Leading The Evolution
OK, consider this the official announcement: we expect to release a new version of Solve360 in about 100 days. As outlined in a previous post by Norada's Steve Ireland, the new version will feature significant interface and performance improvements, and has been hugely influenced by feedback and suggestions from customers.
Instead of teasing users with hints about what Solve360 will look like and do, then staging a "pull the cover off the new version" event, we're going to do regular posts and updates as we approach launch date.
Of course it's not possibly to engineer a major upgrade to an application as complex as Solve360 in just a few months. The preliminary planning and development work began in earnest about 16 months ago, more or less coinciding with the emergence in the marketplace of the notion that something called Web 2.0 was coming. While hype and media spin quickly encrusted the Web 2.0 idea and sapped it of any meaning, the tenets that anchor the next Solve360 to the future emerged based on fundamental changes we saw driving the Internet application environment.
The tenets are simple and powerful:
The Web Is The New Desktop
Over the past couple of years, it's become commonplace to leave a browser and tabbed sites/apps running all day. As SaaS (Software as a Service) continues gaining acceptance, there will be a gradual shift in usage patterns until, perhaps a couple of years out, we all discover we're spending more time working from the browser than installed apps running off a local hard drive. For many of our users, this shift has already occurred: with reliable, abundant bandwidth available at low cost, faith that solid security models are in place, and the knowledge that their data is safer on our network drives than their LAN or local disk, they work all day long in Solve360. The new version will erase the lingering interface artifacts of the current generation of Web apps, making the usage experience virtually indistinguishable from a best-of-breed installed application. Technically, we accomplish this by AJAX-enabling the entire front end of the application and optimizing the back end databases and servers to dramatically increase overall speed and usability; functionally, it means instantaneous response to user inputs with no wait time for pages to refresh or data to be served up from the network drives. As we get closer to launch, we'll show you what this looks like in various areas of Solve360 rather than attempting to paint the picture with words.
Web Apps Must Be Able To Interact With Other Web Apps
Solve360 is distinguished from other email, calendaring and contact management solutions in the way it shares data between functional areas of the application, effectively bringing together multiple tools within a single interface. When properly designed, and constructed in line with a set of robust standards, the model can extend to bring other Web functions and services under the Solve360 umbrella. At launch, we'll have the capability to handle RSS and launch Google Maps from a contact's address field, and we're working with partners to integrate back office services ranging from spreadsheets to full accounting systems. While there's really no limit to the kinds of additional services that can be brought in the Solve360 environment, we'll be moving carefully to ensure that any service we offer enhances the value of our solution to our customers.
Your Apps Should Do Things Your Way
Many Solve360 users rely heavily on one or two areas of the application, such as contacts and email, and work with many of the same features in the same way day after day. Until recently, the nature of the Web forced us to force you to log into Solve360 and navigate through multiple menus before you could tuck into the tasks you needed to complete.
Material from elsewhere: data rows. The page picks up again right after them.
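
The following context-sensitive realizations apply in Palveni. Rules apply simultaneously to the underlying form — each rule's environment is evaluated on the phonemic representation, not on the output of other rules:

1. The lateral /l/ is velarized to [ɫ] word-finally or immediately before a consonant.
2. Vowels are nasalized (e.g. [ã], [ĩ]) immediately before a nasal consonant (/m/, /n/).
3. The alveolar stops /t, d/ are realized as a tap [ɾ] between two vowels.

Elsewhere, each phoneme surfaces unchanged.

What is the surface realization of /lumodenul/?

[lũmoɾẽnuɫ]

/l/ (word-initial): rule 1 targets it, but not word-finally or immediately before a consonant → unchanged [l].
Rule 2 applies to /u/ (between /l/ and /m/: before a nasal consonant) → [ũ].
/m/ stays [m].
/o/ (between /m/ and /d/) is in the target of rule 2 but the environment (before a nasal consonant) is not met → [o].
Rule 3 applies to /d/ (between /o/ and /e/: between two vowels) → [ɾ].
/e/ — between /d/ and /n/, before a nasal consonant — surfaces as [ẽ] (rule 2).
/n/ (between /e/ and /u/) is unaffected → [n].
/u/ (between /n/ and /l/) is in the target of rule 2 but the environment (before a nasal consonant) is not met → [u].
/l/ meets the environment for rule 1 (word-finally or immediately before a consonant) → [ɫ].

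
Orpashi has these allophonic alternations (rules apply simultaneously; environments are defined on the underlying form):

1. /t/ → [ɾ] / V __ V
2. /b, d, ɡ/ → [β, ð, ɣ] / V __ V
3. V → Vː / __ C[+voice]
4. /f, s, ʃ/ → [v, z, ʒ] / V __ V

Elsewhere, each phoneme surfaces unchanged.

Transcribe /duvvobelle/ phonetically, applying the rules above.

/d/ (word-initial) is in the target of rule 2 but the environment (between two vowels) is not met → [d].
/u/ (between /d/ and /v/): before a voiced consonant, so rule 3 applies → [uː].
/v/ (between /u/ and /v/): no rule targets it → [v].
/v/ — not in any rule's target class → [v].
/o/ meets the environment for rule 3 (before a voiced consonant) → [oː].
/b/ meets the environment for rule 2 (between two vowels) → [β].
/e/ (between /b/ and /l/) occurs before a voiced consonant → [eː] by rule 3.
/l/ (between /e/ and /l/): no rule targets it → [l].
/l/ stays [l].
/e/ (word-final): rule 3 targets it, but not before a voiced consonant → unchanged [e].

[duːvvoːβeːlle]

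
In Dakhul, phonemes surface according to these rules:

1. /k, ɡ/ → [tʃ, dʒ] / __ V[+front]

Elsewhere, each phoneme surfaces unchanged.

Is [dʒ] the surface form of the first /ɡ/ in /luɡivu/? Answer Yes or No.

/ɡ/ meets the environment for rule 1 (before a front vowel) → [dʒ].
The actual realization is [dʒ], which matches [dʒ].

Yes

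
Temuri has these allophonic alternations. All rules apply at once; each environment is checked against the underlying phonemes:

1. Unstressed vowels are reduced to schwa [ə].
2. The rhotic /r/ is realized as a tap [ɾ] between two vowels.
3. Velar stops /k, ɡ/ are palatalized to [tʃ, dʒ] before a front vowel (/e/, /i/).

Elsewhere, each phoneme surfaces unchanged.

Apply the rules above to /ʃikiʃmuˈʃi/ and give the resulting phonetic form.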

The next morning (or at home that night) you had to log back in again, make the same menu selections, etc. There is a better way, or rather there will be in the next version of Solve360. In the new version, when you log in and set up the application to work the way you like it, we'll remember your preferences. The next time you log in, your Solve360 desktop will look exactly the way you left it, and you can pick up right where you left off in your previous session. We'll also allow you to have the multiple windows you use most often to be on your desktop simultaneously, and a change in one window that affects data in another window will be instantaneously updated. The above are just a couple of representative examples of how we're turning over control of the application interface to our users. The old model of forcing ever more complex nested functionality into never-ending menus, toolbars and icons, was born and will die with desktop applications. Going forward, well-written Web apps will employ a variety of techniques to ease the burden of use placed on customers. The idea of an "intuitive interface" will mean it makes sense to you, because you're able to set up your workspace to function your way. All the tools and functionality you use only occasionally (or perhaps never) are still available but no longer cluttering up your desktop or getting in the way of getting work done.
In rethinking and redeveloping Solve360 to embrace the above three tenets, we've taken an evolutionary approach that builds on the features and platform we've have honed over the last two versions of the product. We're confident, and our users have confirmed, that we've got a lot of the functionality and tools right over the last couple of development cycles. Where the new version crosses over into revolutionary territory is how we're leaving behind the framework and interface constraints of the current Web that force users into one-dimensional, linear, hierarchical applications in favor of a mutli-layered, openly configurable environment.

100 days from when George posted the article is mid-November. That's when the next-generation of Solve360 (codename "Canvas") will be available for demonstration and early adopters to start using the service. As was mentioned earlier, customers will be able to login to either version until the time is right to remove the current version.
Our single purpose is to serve the needs of the business user. To that end we a recently asked of all of our customers "What new enhancements would offer you the most value?" Based on the results of that survey, the initial focus of this update is improve the existing feature sets and complement them with related services such as instant messaging. I think you will be pleasantly surprised by the results. On the heels of this update there are many new features being considered and we are currently evaluating the addition of word-processing and spreadsheet applications. Our expectation is not to simply replace Microsoft Office but embrace the aspects of universal access and collaboration which is what the Internet and web offices like Solve360 are all about."
It should be mentioned that you can sync your Solve360 email with almost any mobile device available today using our IMAP service. Moving on to calendar, contacts, tasks and such... Sync is on our product development roadmap and the team will likely get started on it right after this upgrade is complete. We will likely focus on supporting a single popular platform such as Windows Mobile to ensure the service doesn't become a best effort just to get the "tick in the box", but instead becomes a truly easy to use (simple point-and-click), robust and useful extension of our platform. Although many companies claim to offer sync their feature is always underwhelming, and often doesn't even work.
Sync's legacy is a way to manage some of your personal information while not in front of your computer. Solve360 supports an advanced data sharing model so users can collaborate on the same set information in real-time. For example, multiple people could be changing your calendar and updating contact information. If you're working on a copy you're out of "sync" with your team. We understand both sides of this and our goals include over the air sync so we can minimize the gap between your synced set of data and your real-time data in Solve360.
I agree that devices can help teams improve productivity though mobility and universal access to data. However lets not overlook that Solve360 already delivers much of this benefit by being a web application; providing significant advantages over the old desktop software approach. Even savvy customers really only understand this once they've been using Solve360 for a few months. So today our customers rally around the web application, connect their mobile device to our mail system via IMAP (email sync), and take pleasure in that this is already much better than anything they've used before. Improving the web application itself is critical and the pay back is huge so all hands are on deck preparing an update that will really stir things up in this space; sync will be a really nice complement to that."